Square $ABCD$ has sides of length $4$, and $M$ is the midpoint of $\overline{CD}$. A circle with radius $2$ and center $M$ intersects a circle with radius $4$ and center $A$ at points $P$ and $D$. What is the distance from $P$ to $\overline{AD}$?

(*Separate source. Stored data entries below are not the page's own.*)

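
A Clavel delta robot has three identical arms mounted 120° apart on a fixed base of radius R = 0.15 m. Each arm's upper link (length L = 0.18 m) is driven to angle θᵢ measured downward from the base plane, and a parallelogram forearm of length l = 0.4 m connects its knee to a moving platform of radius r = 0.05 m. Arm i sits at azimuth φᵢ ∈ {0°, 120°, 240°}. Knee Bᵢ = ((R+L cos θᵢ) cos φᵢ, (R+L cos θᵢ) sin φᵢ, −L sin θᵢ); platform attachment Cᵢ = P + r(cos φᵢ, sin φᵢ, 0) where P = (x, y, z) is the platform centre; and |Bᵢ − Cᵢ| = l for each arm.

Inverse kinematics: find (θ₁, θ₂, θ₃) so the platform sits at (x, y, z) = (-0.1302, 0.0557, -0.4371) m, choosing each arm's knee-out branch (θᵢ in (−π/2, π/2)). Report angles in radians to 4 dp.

θ₁ = 1.2219, θ₂ = 0.4363, θ₃ = 0.7857

rotate P by −φ1: (-0.1302, 0.0557, -0.4371)
  A=0.2302, B=-0.4371, C=(l²−L²−A²−y'²−z²)/(2L)=-0.3321
  θ1 = atan2(B,A) + arccos(C/0.4940) = 1.2219
φ2=120.0° → target in arm frame (0.1133, 0.0849)
  A=-0.0133, B=-0.4371, C=(l²−L²−A²−y'²−z²)/(2L)=-0.1968
  γ=atan2(-0.4371,-0.0133)=-1.6013;  ψ=arccos(-0.4500)=2.0376;  θ2=γ+ψ≈0.4363
rotate P by −φ3: (0.0169, -0.1406, -0.4371)
  A cos θ + B sin θ = C:  0.0831·cos θ + -0.4371·sin θ = -0.2504
  √(A²+B²)=0.4449;  θ3 = -1.3828+2.1685 ≈ 0.7857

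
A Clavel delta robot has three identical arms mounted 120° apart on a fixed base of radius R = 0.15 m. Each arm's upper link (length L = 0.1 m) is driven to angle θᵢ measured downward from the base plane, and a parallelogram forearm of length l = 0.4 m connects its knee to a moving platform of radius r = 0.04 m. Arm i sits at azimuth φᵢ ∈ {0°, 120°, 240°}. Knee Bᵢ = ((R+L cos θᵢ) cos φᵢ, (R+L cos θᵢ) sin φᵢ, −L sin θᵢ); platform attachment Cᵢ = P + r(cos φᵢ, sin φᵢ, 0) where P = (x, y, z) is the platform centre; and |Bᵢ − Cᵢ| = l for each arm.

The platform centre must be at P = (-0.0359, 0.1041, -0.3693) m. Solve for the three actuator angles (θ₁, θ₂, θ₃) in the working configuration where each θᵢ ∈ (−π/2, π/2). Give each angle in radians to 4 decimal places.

θ₁ = 0.6114, θ₂ = -0.1742, θ₃ = 0.7858

arm 1 (φ=0.0°): x'=-0.0359, y'=0.1041
  A cos θ + B sin θ = C:  0.1459·cos θ + -0.3693·sin θ = -0.0925
  √(A²+B²)=0.3971;  θ1 = -1.1945+1.8060 ≈ 0.6114
φ2=120.0° → target in arm frame (0.1081, -0.0210)
  A cos θ + B sin θ = C:  0.0019·cos θ + -0.3693·sin θ = 0.0659
  γ=atan2(-0.3693,0.0019)=-1.5657;  ψ=arccos(0.1784)=1.3915;  θ2=γ+ψ≈-0.1742
arm 3 (φ=240.0°): x'=-0.0722, y'=-0.0831
  A cos θ + B sin θ = C:  0.1822·cos θ + -0.3693·sin θ = -0.1325
  γ=atan2(-0.3693,0.1822)=-1.1125;  ψ=arccos(-0.3217)=1.8983;  θ3=γ+ψ≈0.7858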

$\textbf{(A)}\ 3 \qquad \textbf{(B)}\ \frac {16}{5} \qquad \textbf{(C)}\ \frac {13}{4} \qquad \textbf{(D)}\ 2\sqrt {3} \qquad \textbf{(E)}\ \frac {7}{2}$

## Solution

Let $D$ be the origin. $A$ is the point $(0,4)$ and $M$ is the point $(2,0)$. We are given the radius of the quarter circle and semicircle as $4$ and $2$, respectively, so their equations, respectively, are:

$x^2 + (y-4)^2 = 4^2$

$(x-2)^2 + y^2 = 2^2$

Algebraically manipulating the second equation gives:

$y^2 = 2^2 - (x-2)^2$

$y^2 = (2-(x-2)(2+(x-2))$

$y^2 = (4-x)(x)$

$y = \sqrt{4x - x^2}$

Substituting this back into the first equation:

$x^2 + (\sqrt{4x - x^2} - 4)^2 = 4^2$

$x^2 + 4x - x^2 - 8\sqrt{4x - x^2} + 16 = 16$

$4x - 8\sqrt{4x - x^2} = 0$

$4x = 8\sqrt{4x - x^2}$

$16x^2 = 64(4x - x^2)$

$16x^2 = 256x - 64x^2$

$80x^2 - 256x = 0$

$x(80x - 256) = 0$

Solving each factor for 0 yields $x = 0 , \frac{16}{5}$. The first value of $0$ is obviously referring to the x-coordinate of the point where the circles intersect at the origin, $D$, so the second value must be referring to the x coordinate of $P$. Since $\overline{AD}$ is the y-axis, the distance to it from $P$ is the same as the x-value of the coordinate of $P$, so the distance from $P$ to $\overline{AD}$ is $\frac{16}{5} \Rightarrow B$

## Solution 2

Note that $P$ is merely a reflection of $D$ over $AM$. Call the intersection of $AM$ and $DP$ $X$. Drop perpendiculars from $X$ and $P$ to $AD$, and denote their respective points of intersection by $J$ and $K$. We then have $\triangle DXJ\sim\triangle DPK$, with a scale factor of 2. Thus, we can find $XJ$ and double it to get our answer. With some analytical geometry, we find that $XJ=\frac{8}{5}$, implying that $PK=\frac{16}{5}$.